I attended the Produce Marketing Association conference in Melbourne in June and heard from Dr Sandro DeMaio, an Australian medical doctor now CEO of EAT: a science-based, global platform for food systems transformation.

He talked about the double burden of malnutrition – those hungry and those overweight. However, those overweight are also malnourished in that they eat far too few nutrients. He reported that the world has never been richer but 150 million children are malnourished – so will never reach full potential in size or brain development. And, he reported, those kids will earn a third of the normal wages two and three decades later.

Meanwhile the increase in obesity ramps up the demand on our health systems with rapidly rising rates of non-communicable disease, diabetes, cancer and heart disease.

From a nutrition perspective, we win with avocados, which have 19 vitamins and nutrients, good fats, carbohydrates and protein. From the perspective of how we treat the world when we grow, pack and export avocados – we have some more work to do. We are embarking on a sustainability story – starting with better understanding of our practices, and how we can improve those – to mitigate any damage we make to the world of tomorrow. It goes back the question – how good are we for the world?

Another speaker at the conference got up and gave his view, as a farmer in Australia. His view may well be shared by farmers in New Zealand who are certainly taking quite a lot of flack about the environmental footprint of farming. He said he farmed product that consumers wanted.
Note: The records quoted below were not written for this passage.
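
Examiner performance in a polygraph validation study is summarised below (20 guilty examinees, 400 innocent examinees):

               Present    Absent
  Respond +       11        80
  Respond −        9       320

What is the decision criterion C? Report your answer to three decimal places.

H = 11/20 = 0.5500
FA = 80/400 = 0.2000
z(H) = 0.1257
z(FA) = -0.8416
c = −½·[z(H) + z(FA)] = −0.5 × (0.1257 + (-0.8416)) = 0.35795
c > 0: the examiner has a conservative response bias.

C = 0.358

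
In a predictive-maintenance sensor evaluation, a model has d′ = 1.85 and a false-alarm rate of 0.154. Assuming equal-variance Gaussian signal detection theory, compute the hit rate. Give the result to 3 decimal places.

z(false-alarm rate) = z(0.154) = -1.0194
z(H) = z(FA) + d' = -1.0194 + 1.85 = 0.8306
hit rate = Φ(0.8306) = 0.7969

hit rate = 0.797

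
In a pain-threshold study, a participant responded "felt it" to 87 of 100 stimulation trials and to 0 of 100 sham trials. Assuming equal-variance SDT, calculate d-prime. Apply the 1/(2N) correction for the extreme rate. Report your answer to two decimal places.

d-prime = 3.70

The false-alarm rate is 0/100 = 0, so apply the 1/(2N) correction: FA → 1/(2·100) = 0.00500.
z(H) = z(0.87000) = 1.126
z(FA) = z(0.00500) = -2.576
d' = 1.126 − (-2.576) = 3.702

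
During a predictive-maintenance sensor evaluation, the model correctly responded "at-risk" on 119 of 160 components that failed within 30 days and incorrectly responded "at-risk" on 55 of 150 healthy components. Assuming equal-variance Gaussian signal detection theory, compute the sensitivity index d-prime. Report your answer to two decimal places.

d-prime = 1.00

H = 119/160 = 0.7438
FA = 55/150 = 0.3667
z(0.7438) = 0.655, z(0.3667) = -0.341
d' = z(H) − z(FA) = 0.655 − (-0.341) = 0.996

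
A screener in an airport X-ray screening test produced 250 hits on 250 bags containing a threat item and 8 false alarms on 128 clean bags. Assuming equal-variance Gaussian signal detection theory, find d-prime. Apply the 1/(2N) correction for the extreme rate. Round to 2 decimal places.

d-prime = 4.41

The hit rate is 250/250 = 1, so apply the 1/(2N) correction: H → 1 − 1/(2·250) = 0.99800.
z(H) = z(0.99800) = 2.878
z(FA) = z(0.06250) = -1.534
d' = 2.878 − (-1.534) = 4.412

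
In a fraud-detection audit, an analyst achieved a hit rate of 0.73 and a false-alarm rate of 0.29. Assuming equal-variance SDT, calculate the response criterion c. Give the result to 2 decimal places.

c = -0.03

z(H) = z(0.73) = 0.613
z(FA) = z(0.29) = -0.553
c = −½·[z(H) + z(FA)] = −0.5 × (0.613 + (-0.553)) = -0.030
c < 0: the analyst has a liberal response bias.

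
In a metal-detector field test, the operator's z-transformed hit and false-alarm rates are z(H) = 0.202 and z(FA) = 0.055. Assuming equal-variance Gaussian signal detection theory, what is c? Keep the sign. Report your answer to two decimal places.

c = −½·[z(H) + z(FA)] = −½·(0.202 + 0.055) = -0.1285
c < 0: the operator has a liberal response bias.

c = -0.13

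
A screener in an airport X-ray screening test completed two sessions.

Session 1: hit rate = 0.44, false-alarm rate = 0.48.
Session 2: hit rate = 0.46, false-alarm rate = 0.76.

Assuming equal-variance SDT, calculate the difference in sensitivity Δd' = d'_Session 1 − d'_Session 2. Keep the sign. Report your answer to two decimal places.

Δd' = 0.71

Session 1: z(0.44) = -0.151, z(0.48) = -0.050, d' = -0.101
Session 2: z(0.46) = -0.100, z(0.76) = 0.706, d' = -0.806
Δd' = d'_Session 1 − d'_Session 2 = -0.101 − (-0.806) = 0.705
Session 1 has the higher sensitivity.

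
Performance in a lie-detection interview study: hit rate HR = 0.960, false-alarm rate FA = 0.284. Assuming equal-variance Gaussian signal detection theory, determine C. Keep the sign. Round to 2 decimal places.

z(H) = z(0.960) = 1.751
z(FA) = z(0.284) = -0.571
c = −½·[z(H) + z(FA)] = −0.5 × (1.751 + (-0.571)) = -0.590

C = -0.59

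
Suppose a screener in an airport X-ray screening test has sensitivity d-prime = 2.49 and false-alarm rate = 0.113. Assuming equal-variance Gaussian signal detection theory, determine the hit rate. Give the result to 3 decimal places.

z(false-alarm rate) = z(0.113) = -1.2107
z(H) = z(FA) + d' = -1.2107 + 2.49 = 1.2793
hit rate = Φ(1.2793) = 0.8996

hit rate = 0.900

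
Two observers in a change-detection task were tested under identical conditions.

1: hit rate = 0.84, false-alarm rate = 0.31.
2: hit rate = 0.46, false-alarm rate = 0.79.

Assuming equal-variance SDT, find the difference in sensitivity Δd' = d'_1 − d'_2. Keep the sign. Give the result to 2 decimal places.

1: z(0.84) = 0.994, z(0.31) = -0.496, d' = 1.490
2: z(0.46) = -0.100, z(0.79) = 0.806, d' = -0.906
Δd' = d'_1 − d'_2 = 1.490 − (-0.906) = 2.396
1 has the higher sensitivity.

Δd' = 2.40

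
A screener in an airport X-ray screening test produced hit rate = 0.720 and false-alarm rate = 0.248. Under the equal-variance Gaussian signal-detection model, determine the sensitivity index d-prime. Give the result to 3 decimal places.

Φ⁻¹(0.720) = 0.5828, Φ⁻¹(0.248) = -0.6808
d' = z(H) − z(FA) = 0.5828 − (-0.6808) = 1.2636

d-prime = 1.264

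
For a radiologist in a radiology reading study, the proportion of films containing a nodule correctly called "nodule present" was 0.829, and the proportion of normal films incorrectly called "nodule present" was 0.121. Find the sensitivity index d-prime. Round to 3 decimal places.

d-prime = 2.120

z(H) = 0.9502
z(FA) = -1.1700
d' = z(H) − z(FA) = 0.9502 − (-1.1700) = 2.1202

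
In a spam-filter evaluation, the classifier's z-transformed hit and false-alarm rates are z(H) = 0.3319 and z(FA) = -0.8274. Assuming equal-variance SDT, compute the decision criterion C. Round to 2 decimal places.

C = 0.25

c = −½·[z(H) + z(FA)] = −½·(0.3319 + (-0.8274)) = 0.24775
c > 0: the classifier has a conservative response bias.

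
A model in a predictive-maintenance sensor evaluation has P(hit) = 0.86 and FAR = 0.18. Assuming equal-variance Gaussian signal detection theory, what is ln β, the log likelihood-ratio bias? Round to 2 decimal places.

z(H) = 1.080
z(FA) = -0.915
ln β = −½·[z(H)² − z(FA)²] = −0.5 × (1.166 − 0.837) = -0.1645

ln β = -0.16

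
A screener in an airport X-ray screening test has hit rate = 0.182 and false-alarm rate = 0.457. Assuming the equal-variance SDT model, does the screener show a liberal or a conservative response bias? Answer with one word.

z(H) = -0.908, z(FA) = -0.108
c = −½·(z(H) + z(FA)) = 0.508
c > 0 → conservative criterion (biased toward responding “no”).

conservative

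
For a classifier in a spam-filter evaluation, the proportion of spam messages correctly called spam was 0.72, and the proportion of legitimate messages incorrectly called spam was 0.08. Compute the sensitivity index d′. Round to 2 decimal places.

d′ = 1.99

z(H) = z(0.72) = 0.5828
z(FA) = z(0.08) = -1.4051
d' = z(H) − z(FA) = 0.5828 − (-1.4051) = 1.9879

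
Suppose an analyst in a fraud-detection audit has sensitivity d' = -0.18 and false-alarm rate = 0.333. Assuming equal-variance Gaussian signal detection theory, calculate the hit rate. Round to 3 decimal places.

z(false-alarm rate) = z(0.333) = -0.4316
z(H) = z(FA) + d' = -0.4316 + (-0.18) = -0.6116
hit rate = Φ(-0.6116) = 0.2704

hit rate = 0.270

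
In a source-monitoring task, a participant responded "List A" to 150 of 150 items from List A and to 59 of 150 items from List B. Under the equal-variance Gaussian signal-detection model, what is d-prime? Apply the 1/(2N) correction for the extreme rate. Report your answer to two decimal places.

d-prime = 2.98

The hit rate is 150/150 = 1, so apply the 1/(2N) correction: H → 1 − 1/(2·150) = 0.99667.
z(H) = z(0.99667) = 2.713
z(FA) = z(0.39333) = -0.271
d' = 2.713 − (-0.271) = 2.984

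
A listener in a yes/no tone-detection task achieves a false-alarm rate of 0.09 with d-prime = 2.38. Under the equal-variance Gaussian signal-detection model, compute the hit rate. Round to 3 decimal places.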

They wanted more meat, they got more meat. Plentiful supplies of dairy products and grains. He said rightly that as consumers, we buy the cheapest milk, but then expect the farmer to adopt better than the cheapest ways to produce that milk. He suggested consumers have double standards – let the farmers be sustainable, but how many consumers still drive to work? He asked the audience – how many of you are wearing polyester? How many are wearing clothes that were made locally?

I came away feeling that I was certainly in a great industry, but as both an individual and an industry, we need to work harder to earn our place as being good for the world.